A University of Idaho professor testified in favor of “intelligent design” this week, as a landmark trial over the use of the theory in a Pennsylvania school district drew to a close.
Scott Minnich, a microbiologist at UI, testified Thursday and Friday on behalf of the Dover, Pa., Area School Board, which voted in 2004 to require students to hear a statement about intelligent design and “gaps” in the theory of evolution in biology classes. Eight families are suing, saying the policy violates the constitutional ban on state promotion of religion because it essentially promotes a biblical view of creationism.
Attorneys made closing arguments Friday, and a judge is expected to rule in the case by January.
Minnich testified Thursday and Friday that he thinks high school students should discuss the concept of intelligent design in science classes, and he said that it’s a scientific theory despite the fact that it’s shunned by the mainstream research journals.
“To endorse intelligent design comes with risk because it’s a position against the consensus,” he said. “Science is not a democratic process.”
Intelligent design holds that life is too complex to have evolved gradually and randomly, as the majority scientific view about evolution holds. It has drawn sharp criticism from the scientific community and others, who see it as another form of creationism brought forth in the long debate over evolution.
Minnich’s appearance in the trial was one of the reasons UI President Tim White issued a statement of support for evolution Oct. 4. White said that evolution is the only scientific theory appropriate for the biology curriculum at UI, and that alternatives belong in social science or religion classes.
In the aftermath of White’s statement, some debated whether he had restricted academic freedom, but a university spokesman said at the time that White had not banned discussion of the issue – just whether intelligent design would be a formal part of the biology curriculum.
The UI’s Faculty Council voted 10-5 Tuesday to issue a statement reaffirming academic freedom at UI and asserting the primacy of the faculty in determining what is taught. The statement didn’t address the evolution controversy directly, though council Chairman Bob Zemetra has said he believes most faculty members support White’s position.
The Dover trial is the latest spark in the long-running, and often heated, debate over the origins of life.
” ‘Intelligent Design’ idiots spew their stone-age superstitions in PA schools,” reads one representative message in an online science forum.
A columnist for the York Daily Record took direct aim at Minnich this week over his most frequent argument in favor of intelligent design – the bacterial flagellum. Minnich and many intelligent-design supporters say the whiplike device is an example of “irreducible complexity” – a complicated system that could not operate at an intermediate, or evolutionary, stage. Columnist Mike Argento, writing that arguments about the flagellum had become commonplace and tiresome, concluded in Thursday’s paper, “It’s not about science. … It’s about putting religion into the public schools.”

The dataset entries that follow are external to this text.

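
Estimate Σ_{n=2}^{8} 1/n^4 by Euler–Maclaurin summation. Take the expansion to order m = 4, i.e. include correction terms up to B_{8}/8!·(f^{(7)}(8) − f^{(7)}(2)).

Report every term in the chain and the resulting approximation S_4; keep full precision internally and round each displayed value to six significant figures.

S_4 ≈ 0.0816821

Integral: ∫_2^8 1/x^4 dx = 0.0410156.
½[f(2) + f(8)] = ½[0.0625000 + 0.000244141] = 0.0313721.
Integral + boundary = 0.0723877.
Correction k=1: B_{2}/2! · (f^{(1)}(8) − f^{(1)}(2)) = 1/12 · (-0.000122070 − (-0.125000)) = 0.0104065.
Partial sum through k=1: 0.0827942.
Correction k=2: B_{4}/4! · (f^{(3)}(8) − f^{(3)}(2)) = −1/720 · (-5.72205e-05 − (-0.937500)) = -0.00130200.
Partial sum through k=2: 0.0814922.
Correction k=3: B_{6}/6! · (f^{(5)}(8) − f^{(5)}(2)) = 1/30240 · (-5.00679e-05 − (-13.1250)) = 0.000434026.
Partial sum through k=3: 0.0819262.
Correction k=4: B_{8}/8! · (f^{(7)}(8) − f^{(7)}(2)) = −1/1209600 · (-7.04080e-05 − (-295.312)) = -0.000244141.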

Minnich testified that intelligent design is based on science and doesn’t require adherence to any religious belief. But many creationists have taken up its cause, and Minnich’s views on the bacterial flagellum are cited frequently in those circles.
On the stand this week, Minnich praised the intelligent-design statement approved by the Dover board.
In closing arguments Friday, the attorney for the families suing the district said that members of the school board pushed to add intelligent design because it promoted the Bible’s view of creation. “Intelligent design became the label for the board’s desire to teach creationism,” Eric Rothschild said.
Patrick Gillen, a lawyer for the school board, countered that its October 2004 decision was intended to improve science education by calling attention to “a new, fledgling science movement.”